While Microsoft may be able to clean up systems that have already been infected after major outbreaks of high profile worms and viruses, the tool will not keep the systems on which it runs from getting infected in the first place, and won’t have the breadth of information on viruses, worms, Trojan horse programs and other malicious code as Symantec, he said.

Nash acknowledged as much.

“There’s no way you could substitute this for an (antivirus) product. They have encyclopedias of tens of thousands of worms and viruses and offer detection and removal, but also platform protection,” he said. Microsoft is merely responding to the demands of its customers and product support teams in releasing the detection and removal tool, Nash said. The company is not trying to replace antivirus software, but provide a tool for the two thirds of computer users who don’t use it, he said.

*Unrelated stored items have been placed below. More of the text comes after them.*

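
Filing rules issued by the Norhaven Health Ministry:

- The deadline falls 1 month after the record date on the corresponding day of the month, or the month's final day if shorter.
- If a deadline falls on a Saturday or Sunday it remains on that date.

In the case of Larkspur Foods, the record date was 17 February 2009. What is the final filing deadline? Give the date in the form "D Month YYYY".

1 month from 17 February 2009 is 17 March 2009.
17 March 2009 is a Tuesday; no weekend or holiday adjustment applies.
The final due date is 17 March 2009.

17 March 2009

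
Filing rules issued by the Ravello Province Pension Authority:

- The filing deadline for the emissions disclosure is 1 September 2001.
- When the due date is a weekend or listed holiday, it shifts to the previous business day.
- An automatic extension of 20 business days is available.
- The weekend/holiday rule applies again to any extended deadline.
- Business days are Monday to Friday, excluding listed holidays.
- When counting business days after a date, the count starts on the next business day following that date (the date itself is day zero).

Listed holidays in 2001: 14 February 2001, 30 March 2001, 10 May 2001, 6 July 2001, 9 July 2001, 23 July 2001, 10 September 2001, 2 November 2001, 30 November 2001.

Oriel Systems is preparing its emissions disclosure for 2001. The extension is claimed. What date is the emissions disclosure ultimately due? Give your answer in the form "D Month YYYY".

1 October 2001

The statutory due date is 1 September 2001.
1 September 2001 is a Saturday, so it moves to the preceding business day, 31 August 2001 (Friday).
The 20-business-day extension runs from 31 August 2001 to 1 October 2001.
1 October 2001 (Monday) is already a business day.
The final due date is 1 October 2001.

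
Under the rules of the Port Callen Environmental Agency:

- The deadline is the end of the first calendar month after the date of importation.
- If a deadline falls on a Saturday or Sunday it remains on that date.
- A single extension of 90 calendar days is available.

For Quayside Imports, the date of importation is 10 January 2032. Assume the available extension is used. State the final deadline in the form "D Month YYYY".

1 month after 10 January 2032 falls in February 2032; the last day of that month is 29 February 2032.
29 February 2032 falls on a Sunday. The rules make no weekend/holiday allowance, so it remains 29 February 2032.
With the 90-day extension, 29 February 2032 becomes 29 May 2032.
29 May 2032 is a Saturday; no weekend or holiday adjustment applies.
Deadline: 29 May 2032.

29 May 2032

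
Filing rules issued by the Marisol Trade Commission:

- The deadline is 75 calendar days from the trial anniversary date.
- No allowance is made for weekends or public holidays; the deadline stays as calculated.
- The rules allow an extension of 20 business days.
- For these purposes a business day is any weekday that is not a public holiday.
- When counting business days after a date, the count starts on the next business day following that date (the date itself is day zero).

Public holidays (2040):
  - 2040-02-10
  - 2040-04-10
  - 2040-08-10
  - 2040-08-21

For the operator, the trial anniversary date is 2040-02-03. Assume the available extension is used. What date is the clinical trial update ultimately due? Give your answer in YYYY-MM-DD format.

From 2040-02-03, 75 calendar days later is 2040-04-18.
2040-04-18 falls on a Wednesday. The rules make no weekend/holiday allowance, so it remains 2040-04-18.
Applying the 20-business-day extension: 20 business days after 2040-04-18 is 2040-05-16.
No adjustment is made for weekends or holidays, so 2040-05-16 stands.
So the filing is due 2040-05-16.

2040-05-16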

The release of the antispyware software and virus removal tool is consistent with Microsoft’s tradition of using utilities to address pressing issues affecting its customers, but doesn’t pose an immediate threat to antivirus shops, said Pete Lindstrom of Spire Security LLC. “It used to be file compression, and management of RAM. Now it’s security,” he said.

But Microsoft’s announcements Thursday do hurt the growth potential of consumer security software companies, even if they don’t dim their short term prospects, said Mateo Millet, an analyst at Avian Research LLC.

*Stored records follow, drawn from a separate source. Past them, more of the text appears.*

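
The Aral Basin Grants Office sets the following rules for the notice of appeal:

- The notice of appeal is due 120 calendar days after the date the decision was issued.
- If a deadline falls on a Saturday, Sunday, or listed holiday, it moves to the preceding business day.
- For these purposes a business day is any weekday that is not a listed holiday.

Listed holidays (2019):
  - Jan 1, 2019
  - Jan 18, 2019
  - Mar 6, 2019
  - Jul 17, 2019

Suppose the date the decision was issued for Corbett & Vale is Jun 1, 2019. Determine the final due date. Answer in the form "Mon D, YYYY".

Sep 27, 2019

Trigger date Jun 1, 2019 + 120 calendar days = Sep 29, 2019.
Sep 29, 2019 falls on a Sunday. Rolling to the preceding business day gives Sep 27, 2019, a Friday.
So the filing is due Sep 27, 2019.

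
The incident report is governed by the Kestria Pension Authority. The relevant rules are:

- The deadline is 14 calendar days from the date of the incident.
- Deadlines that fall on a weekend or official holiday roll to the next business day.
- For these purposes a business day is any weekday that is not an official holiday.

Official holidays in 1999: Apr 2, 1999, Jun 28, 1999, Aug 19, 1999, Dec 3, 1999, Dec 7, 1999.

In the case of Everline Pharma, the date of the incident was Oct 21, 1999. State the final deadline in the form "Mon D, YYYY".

Nov 4, 1999

From Oct 21, 1999, 14 calendar days later is Nov 4, 1999.
Nov 4, 1999 is a Thursday and not a listed holiday, so it stands.
Final deadline: Nov 4, 1999.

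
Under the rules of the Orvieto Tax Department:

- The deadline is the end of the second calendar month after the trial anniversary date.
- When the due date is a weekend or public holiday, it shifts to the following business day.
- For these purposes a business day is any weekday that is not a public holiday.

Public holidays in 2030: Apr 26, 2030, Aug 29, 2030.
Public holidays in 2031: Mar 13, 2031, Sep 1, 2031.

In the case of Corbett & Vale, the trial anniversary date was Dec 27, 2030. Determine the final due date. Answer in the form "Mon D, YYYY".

2 months after Dec 27, 2030 falls in February 2031; the last day of that month is Feb 28, 2031.
Feb 28, 2031 (Friday) is already a business day.
Deadline: Feb 28, 2031.

Feb 28, 2031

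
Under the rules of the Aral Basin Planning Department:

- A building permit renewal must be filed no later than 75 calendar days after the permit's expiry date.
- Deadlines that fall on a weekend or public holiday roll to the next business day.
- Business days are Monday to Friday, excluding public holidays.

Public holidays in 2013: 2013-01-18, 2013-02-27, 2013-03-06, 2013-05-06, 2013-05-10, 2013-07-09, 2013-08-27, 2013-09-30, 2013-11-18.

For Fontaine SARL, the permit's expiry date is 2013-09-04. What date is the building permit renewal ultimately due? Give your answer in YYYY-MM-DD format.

From 2013-09-04, 75 calendar days later is 2013-11-18.
2013-11-18 is a listed holiday, so it moves to the next business day, 2013-11-19 (Tuesday).
The final due date is 2013-11-19.

2013-11-19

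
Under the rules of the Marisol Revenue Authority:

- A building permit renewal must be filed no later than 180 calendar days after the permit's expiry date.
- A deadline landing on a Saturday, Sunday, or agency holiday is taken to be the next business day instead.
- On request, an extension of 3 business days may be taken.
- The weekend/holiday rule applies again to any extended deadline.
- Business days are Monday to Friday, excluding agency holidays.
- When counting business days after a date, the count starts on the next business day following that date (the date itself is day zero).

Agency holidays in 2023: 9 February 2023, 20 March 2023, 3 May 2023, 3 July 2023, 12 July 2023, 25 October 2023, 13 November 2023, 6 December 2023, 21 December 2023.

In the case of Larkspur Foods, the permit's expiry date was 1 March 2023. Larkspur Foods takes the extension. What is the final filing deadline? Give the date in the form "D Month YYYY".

31 August 2023

180 calendar days after 1 March 2023 is 28 August 2023.
28 August 2023 (Monday) is already a business day.
Counting 3 further business days from 28 August 2023 reaches 31 August 2023.
31 August 2023 falls on a Thursday, which is a business day, so no adjustment is needed.
Deadline: 31 August 2023.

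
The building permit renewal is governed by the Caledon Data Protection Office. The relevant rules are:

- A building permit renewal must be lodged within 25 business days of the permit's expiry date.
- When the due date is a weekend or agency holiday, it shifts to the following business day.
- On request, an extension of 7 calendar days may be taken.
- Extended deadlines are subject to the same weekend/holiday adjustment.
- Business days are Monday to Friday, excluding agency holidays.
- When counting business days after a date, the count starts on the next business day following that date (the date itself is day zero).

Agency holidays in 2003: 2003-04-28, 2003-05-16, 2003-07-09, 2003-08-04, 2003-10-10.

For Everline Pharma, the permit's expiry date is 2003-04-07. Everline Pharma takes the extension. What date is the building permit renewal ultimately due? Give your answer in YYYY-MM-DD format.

Starting the day after 2003-04-07 and counting 25 business days lands on 2003-05-13.
2003-05-13 (Tuesday) is already a business day.
Applying the 7-calendar-day extension: 2003-05-13 + 7 days = 2003-05-20.
2003-05-20 is a Tuesday and not a listed holiday, so it stands.
The final due date is 2003-05-20.

2003-05-20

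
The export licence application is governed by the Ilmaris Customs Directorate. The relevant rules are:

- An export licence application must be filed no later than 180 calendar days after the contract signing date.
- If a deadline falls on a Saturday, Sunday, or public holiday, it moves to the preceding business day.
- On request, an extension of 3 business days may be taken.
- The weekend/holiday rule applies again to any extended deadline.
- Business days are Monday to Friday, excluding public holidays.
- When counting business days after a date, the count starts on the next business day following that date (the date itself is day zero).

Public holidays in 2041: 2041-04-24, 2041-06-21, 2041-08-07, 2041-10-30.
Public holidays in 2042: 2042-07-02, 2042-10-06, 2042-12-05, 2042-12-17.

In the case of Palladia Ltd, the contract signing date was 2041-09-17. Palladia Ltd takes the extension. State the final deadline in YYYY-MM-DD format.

2042-03-19

From 2041-09-17, 180 calendar days later is 2042-03-16.
2042-03-16 falls on a Sunday. Rolling to the preceding business day gives 2042-03-14, a Friday.
The 3-business-day extension runs from 2042-03-14 to 2042-03-19.
Since 2042-03-19 is a Wednesday and not a holiday, the date is unchanged.
So the filing is due 2042-03-19.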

“The desktop market is being defined by other types of products that are added to the (antivirus) bundle. One thing that (Symantec and McAfee) thought would be a real driver was antispyware. Adding it in to their product suites doesn’t make them any more expensive, but it does draw people to those products. If (customers) can get it for free, it decreases the growth possibilities of those … security products,” he said.

Microsoft has been focused on getting the beta antispyware release out and hasn’t decided yet whether it will sell its Windows AntiSpyware product, or give it away, Nash said.

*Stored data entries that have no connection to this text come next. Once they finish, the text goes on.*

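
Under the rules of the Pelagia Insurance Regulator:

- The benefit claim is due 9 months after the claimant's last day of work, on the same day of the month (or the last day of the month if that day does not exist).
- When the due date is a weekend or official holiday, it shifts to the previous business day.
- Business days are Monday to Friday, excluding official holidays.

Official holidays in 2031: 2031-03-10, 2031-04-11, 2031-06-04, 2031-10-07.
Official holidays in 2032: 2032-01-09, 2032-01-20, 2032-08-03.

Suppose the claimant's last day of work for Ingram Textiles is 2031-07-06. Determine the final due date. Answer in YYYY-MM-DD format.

Moving 9 months forward from 2031-07-06 on the corresponding day gives 2032-04-06.
2032-04-06 (Tuesday) is already a business day.
The final due date is 2032-04-06.

2032-04-06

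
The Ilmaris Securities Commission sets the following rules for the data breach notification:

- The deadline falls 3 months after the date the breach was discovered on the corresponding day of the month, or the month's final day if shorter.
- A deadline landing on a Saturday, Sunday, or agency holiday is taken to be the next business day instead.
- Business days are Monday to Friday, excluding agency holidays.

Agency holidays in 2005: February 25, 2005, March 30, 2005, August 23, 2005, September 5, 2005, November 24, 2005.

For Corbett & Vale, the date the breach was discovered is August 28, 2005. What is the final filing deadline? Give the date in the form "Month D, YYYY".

Moving 3 months forward from August 28, 2005 on the corresponding day gives November 28, 2005.
Since November 28, 2005 is a Monday and not a holiday, the date is unchanged.
Final deadline: November 28, 2005.

November 28, 2005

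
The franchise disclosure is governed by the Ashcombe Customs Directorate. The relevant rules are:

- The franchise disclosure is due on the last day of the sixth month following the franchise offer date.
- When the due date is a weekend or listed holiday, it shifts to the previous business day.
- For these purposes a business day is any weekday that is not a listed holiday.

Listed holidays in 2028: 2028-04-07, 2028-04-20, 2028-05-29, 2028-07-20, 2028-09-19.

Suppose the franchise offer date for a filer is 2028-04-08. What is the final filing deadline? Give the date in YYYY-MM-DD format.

The sixth month after 2028-04-08 is October 2028, whose last day is 2028-10-31.
Since 2028-10-31 is a Tuesday and not a holiday, the date is unchanged.
The final due date is 2028-10-31.

2028-10-31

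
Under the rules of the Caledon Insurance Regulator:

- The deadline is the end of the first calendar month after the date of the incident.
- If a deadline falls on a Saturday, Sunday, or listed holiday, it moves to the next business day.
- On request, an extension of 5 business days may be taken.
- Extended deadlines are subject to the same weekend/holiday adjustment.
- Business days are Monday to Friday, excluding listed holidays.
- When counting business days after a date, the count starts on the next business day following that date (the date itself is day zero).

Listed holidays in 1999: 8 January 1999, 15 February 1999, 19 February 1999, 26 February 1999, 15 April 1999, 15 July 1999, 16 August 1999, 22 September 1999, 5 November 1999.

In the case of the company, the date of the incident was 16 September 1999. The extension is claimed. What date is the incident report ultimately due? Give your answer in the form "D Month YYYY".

1 month after 16 September 1999 falls in October 1999; the last day of that month is 31 October 1999.
31 October 1999 is a Sunday; the next business day is 1 November 1999 (Monday).
Counting 5 further business days from 1 November 1999 reaches 9 November 1999.
9 November 1999 falls on a Tuesday, which is a business day, so no adjustment is needed.
Final deadline: 9 November 1999.

9 November 1999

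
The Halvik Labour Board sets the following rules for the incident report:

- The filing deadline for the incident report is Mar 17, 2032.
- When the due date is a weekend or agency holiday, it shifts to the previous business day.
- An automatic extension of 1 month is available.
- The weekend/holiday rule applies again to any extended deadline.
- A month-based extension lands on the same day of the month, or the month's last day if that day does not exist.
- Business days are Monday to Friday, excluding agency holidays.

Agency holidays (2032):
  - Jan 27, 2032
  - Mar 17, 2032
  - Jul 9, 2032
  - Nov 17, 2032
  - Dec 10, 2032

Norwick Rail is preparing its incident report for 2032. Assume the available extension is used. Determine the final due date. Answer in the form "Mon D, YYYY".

Apr 16, 2032

The stated deadline is Mar 17, 2032.
Because Mar 17, 2032 is a listed holiday, the deadline becomes Mar 16, 2032 (Tuesday).
The 1 month extension carries Mar 16, 2032 to Apr 16, 2032.
Apr 16, 2032 is a Friday and not a listed holiday, so it stands.
Deadline: Apr 16, 2032.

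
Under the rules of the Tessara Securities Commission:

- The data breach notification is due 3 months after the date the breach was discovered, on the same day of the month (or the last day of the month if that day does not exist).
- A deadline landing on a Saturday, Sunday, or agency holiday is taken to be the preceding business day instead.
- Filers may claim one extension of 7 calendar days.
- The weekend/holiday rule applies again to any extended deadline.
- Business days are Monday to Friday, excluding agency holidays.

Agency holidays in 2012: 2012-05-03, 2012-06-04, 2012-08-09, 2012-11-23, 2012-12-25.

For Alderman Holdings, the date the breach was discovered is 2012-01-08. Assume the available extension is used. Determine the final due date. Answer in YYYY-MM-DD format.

Moving 3 months forward from 2012-01-08 on the corresponding day gives 2012-04-08.
Because 2012-04-08 is a Sunday, the deadline becomes 2012-04-06 (Friday).
The 7-calendar-day extension moves the deadline from 2012-04-06 to 2012-04-13.
2012-04-13 is a Friday and not a listed holiday, so it stands.
So the filing is due 2012-04-13.

2012-04-13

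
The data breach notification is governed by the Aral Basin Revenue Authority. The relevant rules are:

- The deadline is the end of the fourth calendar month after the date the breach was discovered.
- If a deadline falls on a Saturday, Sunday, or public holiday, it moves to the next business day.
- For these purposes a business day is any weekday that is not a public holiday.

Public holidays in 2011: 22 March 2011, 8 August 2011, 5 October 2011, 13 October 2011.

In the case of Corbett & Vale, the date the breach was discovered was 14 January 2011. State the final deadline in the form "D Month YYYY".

31 May 2011

4 months after 14 January 2011 falls in May 2011; the last day of that month is 31 May 2011.
31 May 2011 falls on a Tuesday, which is a business day, so no adjustment is needed.
Deadline: 31 May 2011.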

“It’s a hard question — how it will be delivered, whether any of it will be free, or some of it will be free,” he said.

The company also hasn’t decided how closely the antispyware software will be integrated with Windows, for example, whether users could control the Windows AntiSpyware software from the new Windows Security Center in XP Service Pack 2, or whether the antivirus and antispyware products could be bundled and released together in the future.

Nash also declined to comment on a possible release date for the long-promised Microsoft Antivirus product, rumored to be planned for mid-year.

“Microsoft has not announced a schedule,” he said.

Whatever the case, antivirus companies should now be on notice that Microsoft is coming, even if they somehow managed to miss the software giant’s earlier rumblings about entering the security market, said Laura Koetzle, an analyst at Forrester Research Inc.

With Microsoft’s well-established reputation for moving cautiously and methodically into new markets, the announcements Thursday could be the first of many to come, she said.

“Microsoft is doing what it has always done, biting off someone else’s market a piece at a time. They’re remarkably consistent in that behavior,” she said.